Dacom: Agriculture & Big Data

Based in Groningen and Emmen, Dacom Farm Intelligence helps farmers across the world get the most out of their crops, with tailor made advice based on cutting edge data and sensor technology. The company has been an international authority in agricultural consulting for 30 years and is active in over 50 different countries.

Dacom offers both hardware and software solutions, from tools to record crop activity, soil moisture stations and weather forecasts, to irrigation management. “That’s also the reason we operate worldwide”, Dacom’s owner and CEO Janneke Hadders explains. “It’s a very specialized niche and the Netherlands is just too small for that. We offer advice on just about anything agricultural businesses need to know, like fungal diseases, climate, soil, and what pesticides to use and when. That’s all based on our own data, the sensor data and our own predictive algorithm.”

Family business

The company was founded in 1987 by Jan Hadders, Janneke’s father. She officially took over the family business in 2013. “But I’ve been working there since 2003”, Janneke adds. “Even though a lot has changed in the last five years, a lot of it was already set in motion before I took over.”

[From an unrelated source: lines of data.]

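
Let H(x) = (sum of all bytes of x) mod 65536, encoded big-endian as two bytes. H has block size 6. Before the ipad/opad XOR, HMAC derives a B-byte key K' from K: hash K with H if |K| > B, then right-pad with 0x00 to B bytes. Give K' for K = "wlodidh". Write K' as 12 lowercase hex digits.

02eb00000000

|K| = 7 > B = 6, so first hash the key.
H(K): sum = 119+108+111+100+105+100+104 = 747 → 02 eb.
Zero-pad H(K) = 02 eb to 6 bytes: K' = 02 eb 00 00 00 00.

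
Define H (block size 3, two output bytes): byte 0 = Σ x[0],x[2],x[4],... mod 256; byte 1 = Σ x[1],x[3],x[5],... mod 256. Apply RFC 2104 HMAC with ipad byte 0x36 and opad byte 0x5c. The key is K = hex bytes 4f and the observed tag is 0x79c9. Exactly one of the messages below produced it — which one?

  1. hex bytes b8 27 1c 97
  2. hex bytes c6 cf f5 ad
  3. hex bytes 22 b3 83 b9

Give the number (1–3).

1

Key hex bytes 4f is 1 byte ≤ B = 3; zero-pad to 3 bytes: K' = 4f 00 00.
K' ⊕ ipad = 79 36 36; K' ⊕ opad = 13 5c 5c.
m1: inner = H(79 36 36 b8 27 1c 97) = 6d 0a; tag = H(13 5c 5c 6d 0a) = 79c9 ← matches
m2: inner = H(79 36 36 c6 cf f5 ad) = 2b f1; tag = H(13 5c 5c 2b f1) = 6087
m3: inner = H(79 36 36 22 b3 83 b9) = 1b db; tag = H(13 5c 5c 1b db) = 4a77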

“In 2011, we made the first steps of turning Dacom into an online business”, Janneke continues. So instead of selling software, we wanted to turn it into a web app. I guess my focus is making everything we do as relevant and tangible for farmers as we can, which means it should be easy to use.”

The best of both worlds

In September 2016, Dacom announced it was officially teaming up with Crop-R from Groningen, under the name Dacom Farm Intelligence. “We were already working together and Crop-R offers management tools and a platform for farmers, so joining forces and merging our two companies really created the best of both worlds for us.”, Janneke explains.

Merging two companies however, is no easy feat. “It was exciting, even though of course you know it’s going to happen. But then you get to the point of ‘okay, now we actually have to start doing this”’, she continues. Some things were difficult, but in the end, we managed just fine and we’re very excited about all the future possibilities this will bring.”

Exciting projects

A couple of projects already in the pipeline that Janneke is excited about: “We started working together with Mechan Holding, one of the the biggest importers of farming machinery in the Netherlands, Belgium and Luxembourg, to add sensors to tractors to track and collect data. It’s a long term contract , so that’s very exciting.”

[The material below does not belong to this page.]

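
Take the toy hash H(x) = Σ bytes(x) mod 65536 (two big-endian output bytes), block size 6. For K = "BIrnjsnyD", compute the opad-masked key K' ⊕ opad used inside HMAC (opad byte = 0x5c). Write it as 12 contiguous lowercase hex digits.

5f2f5c5c5c5c

Key "BIrnjsnyD" = 42 49 72 6e 6a 73 6e 79 44 is 9 bytes > B = 6, so hash it first: H(key) = 03 73, then zero-pad to 6 bytes: K' = 03 73 00 00 00 00.
XOR each byte with 0x5c: 03⊕5c=5f, 73⊕5c=2f, 00⊕5c=5c, 00⊕5c=5c, 00⊕5c=5c, 00⊕5c=5c.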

“And we also started working together with a Japanese company specializing in data analytics, who will be licensing our services out to third parties too. Thirdly, we’re working together with De Boerderij, an agricultural industry magazine, which is a dream come true for us, because we’ll be able to reach out to a lot more farmers.”

Sustainable farming and agricultural innovation

The stereotypical view of a farmer is stubbornness and slow to embrace change and innovation. But is agriculture a really a conservative industry? “Yes and no”, Janneke says. Historically speaking, innovation and agriculture go hand in hand, because people are always looking for ways to improve their crop yields. On the other hand, to make farmers embrace the new trend of sensor technology and big data, it’s important to make it as tangible and relevant as you can. If it’s easy to use and effective with immediate results, farmers are not conservative at all.”

Part of Dacom’s company vision is sustainability. “But I think it’s important to have economically driven sustainability”, Janneke adds. “With our tools and climate and soil data for example, we give farmers predictions about when to use pesticides and how much they need to use. Ultimately, that results in less pesticides being used, and better crop yields, so effectively more income for the farmer. So it’s both sustainable and profitable.